In his book, The Death of Expertise: The Campaign Against Established Knowledge and Why it Matters, Thomas M. Nichols elucidates this concept: People are now exposed to more information than ever before, provided both by technology and by increasing access to every level of education. These societal gains, however, have also helped fuel a surge in narcissistic and misguided intellectual egalitarianism that has crippled informed debates on any number of issues. Today, everyone knows everything: with only a quick trip through WebMD or Wikipedia, average citizens believe themselves to be on an equal intellectual footing with doctors and diplomats. All voices, even the most ridiculous, demand to be taken with equal seriousness, and any claim to the contrary is dismissed as undemocratic elitism.

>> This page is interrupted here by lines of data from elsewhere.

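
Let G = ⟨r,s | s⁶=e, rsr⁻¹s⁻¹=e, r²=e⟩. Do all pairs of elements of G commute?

Each pair of generators commutes: r·s = rs = s·r. Since the generators pairwise commute, every element of G commutes with every other, so G is abelian.

Answer: Yes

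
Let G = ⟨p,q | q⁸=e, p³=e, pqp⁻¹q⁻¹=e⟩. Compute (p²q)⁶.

Compute successive powers of (p²q), reducing at each step:
  (p²q)²: (p²q) · p² = pq;   (pq) · q = pq²
  (p²q)³: (pq²) · p² = q²;   (q²) · q = q³
  (p²q)⁴: (q³) · p² = p²q³;   (p²q³) · q = p²q⁴
  (p²q)⁵: (p²q⁴) · p² = pq⁴;   (pq⁴) · q = pq⁵
  (p²q)⁶: (pq⁵) · p² = q⁵;   (q⁵) · q = q⁶

Answer: q⁶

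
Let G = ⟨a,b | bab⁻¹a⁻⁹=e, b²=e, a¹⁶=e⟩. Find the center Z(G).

An element z ∈ Z(G) iff z commutes with every generator.
For example a² is central: (a²)·a = a³ = a·(a²); (a²)·b = a²b = b·(a²).
Whereas a ∉ Z(G) since a·b = ab ≠ a⁹b = b·a.
Checking each of the 32 elements this way gives Z(G) = {e, a², a⁴, a⁶, a⁸, a¹⁰, a¹², a¹⁴}, of order 8.

Answer: {e, a², a⁴, a⁶, a⁸, a¹⁰, a¹², a¹⁴}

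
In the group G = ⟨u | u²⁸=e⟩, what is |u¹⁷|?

Compute successive powers until reaching e:
  (u¹⁷)¹ = u¹⁷, (u¹⁷)² = u⁶, (u¹⁷)³ = u²³, (u¹⁷)⁴ = u¹², (u¹⁷)⁵ = u, (u¹⁷)⁶ = u¹⁸, (u¹⁷)⁷ = u⁷, (u¹⁷)⁸ = u²⁴, (u¹⁷)⁹ = u¹³, (u¹⁷)¹⁰ = u², (u¹⁷)¹¹ = u¹⁹, (u¹⁷)¹² = u⁸, (u¹⁷)¹³ = u²⁵, (u¹⁷)¹⁴ = u¹⁴, (u¹⁷)¹⁵ = u³, (u¹⁷)¹⁶ = u²⁰, (u¹⁷)¹⁷ = u⁹, (u¹⁷)¹⁸ = u²⁶, (u¹⁷)¹⁹ = u¹⁵, (u¹⁷)²⁰ = u⁴, (u¹⁷)²¹ = u²¹, (u¹⁷)²² = u¹⁰, (u¹⁷)²³ = u²⁷, (u¹⁷)²⁴ = u¹⁶, (u¹⁷)²⁵ = u⁵, (u¹⁷)²⁶ = u²², (u¹⁷)²⁷ = u¹¹, (u¹⁷)²⁸ = e.
The smallest positive k with (u¹⁷)ᵏ = e is 28.

Answer: 28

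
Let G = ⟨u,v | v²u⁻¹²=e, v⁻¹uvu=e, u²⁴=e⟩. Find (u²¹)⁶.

Compute successive powers of (u²¹), reducing at each step:
  (u²¹)²: (u²¹) · u²¹ = u¹⁸
  (u²¹)³: (u¹⁸) · u²¹ = u¹⁵
  (u²¹)⁴: (u¹⁵) · u²¹ = u¹²
  (u²¹)⁵: (u¹²) · u²¹ = u⁹
  (u²¹)⁶: (u⁹) · u²¹ = u⁶

Answer: u⁶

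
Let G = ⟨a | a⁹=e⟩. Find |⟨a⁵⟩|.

|⟨a⁵⟩| equals the order of a⁵. Compute successive powers until reaching e:
  (a⁵)¹ = a⁵, (a⁵)² = a, (a⁵)³ = a⁶, (a⁵)⁴ = a², (a⁵)⁵ = a⁷, (a⁵)⁶ = a³, (a⁵)⁷ = a⁸, (a⁵)⁸ = a⁴, (a⁵)⁹ = e.
The smallest positive k with (a⁵)ᵏ = e is 9, so |⟨a⁵⟩| = 9.

Answer: 9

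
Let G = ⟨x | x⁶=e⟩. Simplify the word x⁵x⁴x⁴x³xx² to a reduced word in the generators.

Multiply left to right, reducing at each step:
  (x⁵) · x⁴ = x³
  (x³) · x⁴ = x
  x · x³ = x⁴
  (x⁴) · x = x⁵
  (x⁵) · x² = x

Answer: x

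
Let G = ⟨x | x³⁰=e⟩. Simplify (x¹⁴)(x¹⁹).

Compute (x¹⁴) · (x¹⁹) by multiplying left to right and reducing via the relations at each step:
  (x¹⁴) · x¹⁹ = x³

Answer: x³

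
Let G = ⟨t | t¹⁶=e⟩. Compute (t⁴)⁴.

Compute successive powers of (t⁴), reducing at each step:
  (t⁴)²: (t⁴) · t⁴ = t⁸
  (t⁴)³: (t⁸) · t⁴ = t¹²
  (t⁴)⁴: (t¹²) · t⁴ = e

Answer: e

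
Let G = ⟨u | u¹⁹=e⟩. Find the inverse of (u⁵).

The order of (u⁵) is 19 (smallest k with (u⁵)ᵏ = e), so (u⁵)⁻¹ = (u⁵)¹⁸ = u¹⁴.
Check: (u⁵) · (u¹⁴) → (u⁵) · u¹⁴ = e, giving e as required.

Answer: u¹⁴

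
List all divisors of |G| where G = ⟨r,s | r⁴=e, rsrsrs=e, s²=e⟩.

|G| = 24 = 2³ · 3. By Lagrange's theorem the order of any subgroup divides 24; the divisors of 24 are 1, 2, 3, 4, 6, 8, 12, 24.

Answer: 1, 2, 3, 4, 6, 8, 12, 24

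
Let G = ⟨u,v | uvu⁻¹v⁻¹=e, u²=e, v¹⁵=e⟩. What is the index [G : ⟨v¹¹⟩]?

First find ord(v¹¹) by computing successive powers:
  (v¹¹)¹ = v¹¹, (v¹¹)² = v⁷, (v¹¹)³ = v³, (v¹¹)⁴ = v¹⁴, (v¹¹)⁵ = v¹⁰, (v¹¹)⁶ = v⁶, (v¹¹)⁷ = v², (v¹¹)⁸ = v¹³, (v¹¹)⁹ = v⁹, (v¹¹)¹⁰ = v⁵, (v¹¹)¹¹ = v, (v¹¹)¹² = v¹², (v¹¹)¹³ = v⁸, (v¹¹)¹⁴ = v⁴, (v¹¹)¹⁵ = e.
So |⟨v¹¹⟩| = ord(v¹¹) = 15. With |G| = 30, by Lagrange [G : ⟨v¹¹⟩] = 30/15 = 2.

Answer: 2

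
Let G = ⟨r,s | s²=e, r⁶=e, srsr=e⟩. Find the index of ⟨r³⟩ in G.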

All of this places an enormous burden on us, the readers and consumers of information, to be vigilant and judicious before blindly accepting everything we come across in print, online, or in person.  Especially in the information age, we must ask ourselves, who is the author or speaker of these words?  What authority or credibility do they have?  How does what they are saying match up with what I know about the person, place, or issue being discussed?  Is there another side to this story?  Do I have all the facts and information to draw a conclusion?

This week’s Parsha contains the instruction – mi’dvar sheker tirchak, distance yourself from falsehood.  The Gemara (Shabbos 55a) tells us that God’s signature, his insignia, is emes, truth.   To be Godly and God-like one must have ferocious loyalty and fidelity to the truth.  Exaggerating, distorting and bending the truth distance us and alienate us from the Almighty.

The great Chassidishe Rebbe, Rebbe Zushia explains the verse, “Mi’dvar sheker tirchak” as: Mi’dvar sheker – as a result of lies and falsehood, tirchak – you will become distant from Hashem.  To be close with and in the footsteps of God, truth must be our stamp and our signature.

The Sefer HaChinuch (Mitzvah 74) writes that the Torah does not include the obligation to “distance” ourselves when it comes to any other mitzvah or law.  When it comes to lying, it isn’t enough to be committed to the truth and devoted to never lying, but one must distance themselves completely from lies and from liars.  He writes that not only is the one who lies accountable, but the one who listens to lies, who provides a platform, or who explicitly or implicitly allows the liar to spread his or her lies, is also answerable.

The Chinuch speaks in strong terms about one who lies: “Falsehood is abominable and disgraceful in everyone’s eyes, there is nothing more disgusting than it, and curses come to the home of those who love it. Therefore the Torah exhorts us to greatly distance ourselves from falsehood, as it says, ’distance yourself from falsehood.’”

Shlomo HaMelech, the wisest of all men, wrote in Mishlei (18), “maves v’chaim b’yad lashon, death and life are in the hand of the tongue.”  Perhaps his wisdom can be amended today to read death and life are in our fingertips on the keyboard.  Not everything appearing in our inbox or on our Facebook timeline are authoritative or even true.  Just because someone rants about a bad meal or poor service he had at a restaurant doesn’t mean you shouldn’t try it out.  Just because someone got his or her thoughts posted to The Huffington Post or The Times of Israel doesn’t mean he or she is a journalist or someone with a command of facts, the definitive position, or even a reliable perspective at all.

The burden of making sure that the internet functions as a disinfectant and not as a toxin is on the readers and consumers of its content.  We must be judicious, careful, and extremely vigilant, not only in what we write, but as importantly, in how we process and accept what we read.